Sebuah kebakaran besar terjadi di masa kekhalifahan Sayidina Umar r.a: kobarannya menelan bebatuan layaknya api menghancurkan kayu kering. Api menelan rumah dan bangunan, melonjak tinggi sampai mengancam burung-burung dan sarang mereka. Separuh kota tertelan api; air bagai gentar dan gagap menghadapinya. Mereka yang masih bisa berfikir terus menyiramkan air, bahkan cuka, untuk memadamkannya.

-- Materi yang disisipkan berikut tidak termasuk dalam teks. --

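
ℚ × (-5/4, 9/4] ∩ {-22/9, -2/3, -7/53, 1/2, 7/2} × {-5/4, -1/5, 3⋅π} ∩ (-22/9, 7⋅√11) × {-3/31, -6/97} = ∅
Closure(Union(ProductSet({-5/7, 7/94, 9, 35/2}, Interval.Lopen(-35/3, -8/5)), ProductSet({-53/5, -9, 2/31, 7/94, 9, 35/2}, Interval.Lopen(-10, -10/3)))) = Union(ProductSet({-5/7, 7/94, 9, 35/2}, Interval(-35/3, -8/5)), ProductSet({-53/5, -9, 2/31, 7/94, 9, 35/2}, Interval(-10, -10/3)))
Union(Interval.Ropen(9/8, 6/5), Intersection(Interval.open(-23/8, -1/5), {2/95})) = Interval.Ropen(9/8, 6/5)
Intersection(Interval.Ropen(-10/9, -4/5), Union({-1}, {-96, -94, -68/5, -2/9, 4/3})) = {-1}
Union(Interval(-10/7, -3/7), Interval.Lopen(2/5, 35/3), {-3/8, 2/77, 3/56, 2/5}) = Union({-3/8, 2/77, 3/56}, Interval(-10/7, -3/7), Interval(2/5, 35/3))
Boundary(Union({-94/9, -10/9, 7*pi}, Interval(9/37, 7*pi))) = {-94/9, -10/9, 9/37, 7*pi}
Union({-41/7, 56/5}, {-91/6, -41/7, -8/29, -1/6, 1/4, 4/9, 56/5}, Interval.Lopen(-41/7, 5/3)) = Union({-91/6, 56/5}, Interval(-41/7, 5/3))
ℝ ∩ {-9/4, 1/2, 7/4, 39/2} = {-9/4, 1/2, 7/4, 39/2}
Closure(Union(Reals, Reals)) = Reals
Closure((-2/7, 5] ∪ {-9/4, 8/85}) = {-9/4} ∪ [-2/7, 5]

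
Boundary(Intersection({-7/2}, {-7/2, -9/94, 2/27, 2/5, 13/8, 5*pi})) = {-7/2}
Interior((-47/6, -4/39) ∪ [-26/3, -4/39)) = (-26/3, -4/39)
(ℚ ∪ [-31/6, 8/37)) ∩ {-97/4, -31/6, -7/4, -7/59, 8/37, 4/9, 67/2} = {-97/4, -31/6, -7/4, -7/59, 8/37, 4/9, 67/2}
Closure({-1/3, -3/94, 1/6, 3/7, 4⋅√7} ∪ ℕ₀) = {-1/3, -3/94, 1/6, 3/7, 4⋅√7} ∪ ℕ₀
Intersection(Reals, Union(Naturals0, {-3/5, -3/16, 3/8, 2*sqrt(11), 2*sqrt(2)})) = Union({-3/5, -3/16, 3/8, 2*sqrt(11), 2*sqrt(2)}, Naturals0)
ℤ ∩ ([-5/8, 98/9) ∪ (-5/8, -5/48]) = {0, 1, …, 10}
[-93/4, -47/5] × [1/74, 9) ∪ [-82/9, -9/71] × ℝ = ([-82/9, -9/71] × ℝ) ∪ ([-93/4, -47/5] × [1/74, 9))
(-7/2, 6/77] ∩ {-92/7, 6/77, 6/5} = {6/77}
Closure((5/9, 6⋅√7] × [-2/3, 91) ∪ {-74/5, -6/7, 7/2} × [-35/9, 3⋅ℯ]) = ({-74/5, -6/7, 7/2} × [-35/9, 3⋅ℯ]) ∪ ({5/9, 6⋅√7} × [-2/3, 91]) ∪ ([5/9, 6⋅√7] × {-2/3, 91}) ∪ ((5/9, 6⋅√7] × [-2/3, 91))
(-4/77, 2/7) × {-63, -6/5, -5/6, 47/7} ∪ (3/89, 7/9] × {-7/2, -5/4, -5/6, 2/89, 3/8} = ((-4/77, 2/7) × {-63, -6/5, -5/6, 47/7}) ∪ ((3/89, 7/9] × {-7/2, -5/4, -5/6, 2/89, 3/8})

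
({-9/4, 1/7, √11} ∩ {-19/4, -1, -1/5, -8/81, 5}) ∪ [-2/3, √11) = [-2/3, √11)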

Sungguhpun demikian, kobaran api malah meningkat, sampai datang bantuan dari yang Tunggal, yang tak-Terbatas. Orang-orang bergegas mendatangi Umar r.a, sambil berkata, "api itu sama sekali tidak dapat dipadamkan dengan air”. Beliau r.a. menjawab, "api itu adalah salah satu tanda dari Allah: itu adalah kobaran dari api kejahatanmu. Berhentilah menyiramkan air, bagikanlah roti, tinggalkanlah kerakusan, jika kalian memang pengikutku”. Orang-orang itu menjawab, "Pintu-pintu rumah kami selalu terbuka, kami berbaik-hati dan pemurah."
Beliau r.a. berkata, "Kalian memberikan roti hanya karena aturan dan kebiasaan, tidaklah tangan-tangan kalian terbuka bagi-Nya semata; (Kalian bertindak) hanya untuk saling membanggakan diri, bermegahan dan pamer; bukannya karena takut kepada-Nya, pensucian diri dan permohonan ampun”. Kekayaan itu hendaklah ditanamkan, bukannya sembarangan ditebar di atas tanah bergaram, janganlah meletakkan pedang ke tangan pembegal. Bedakanlah antara kaum penjunjung ad-Diin dengan musuh-musuh-Nya: carilah Lelaki yang bersama dengan-Nya, dan sertailah dia. Setiap orang berjasa kepada yang sekaum dengannya: orang bodoh, yang berjasa kepada kaum tak-berpengetahuan, merasa mereka sungguh-sungguh telah beramal saleh untuk agamanya. (Rumi: Matsnavi, I no 3707- 3720, terjemahan ke Bahasa Inggris oleh Nicholson).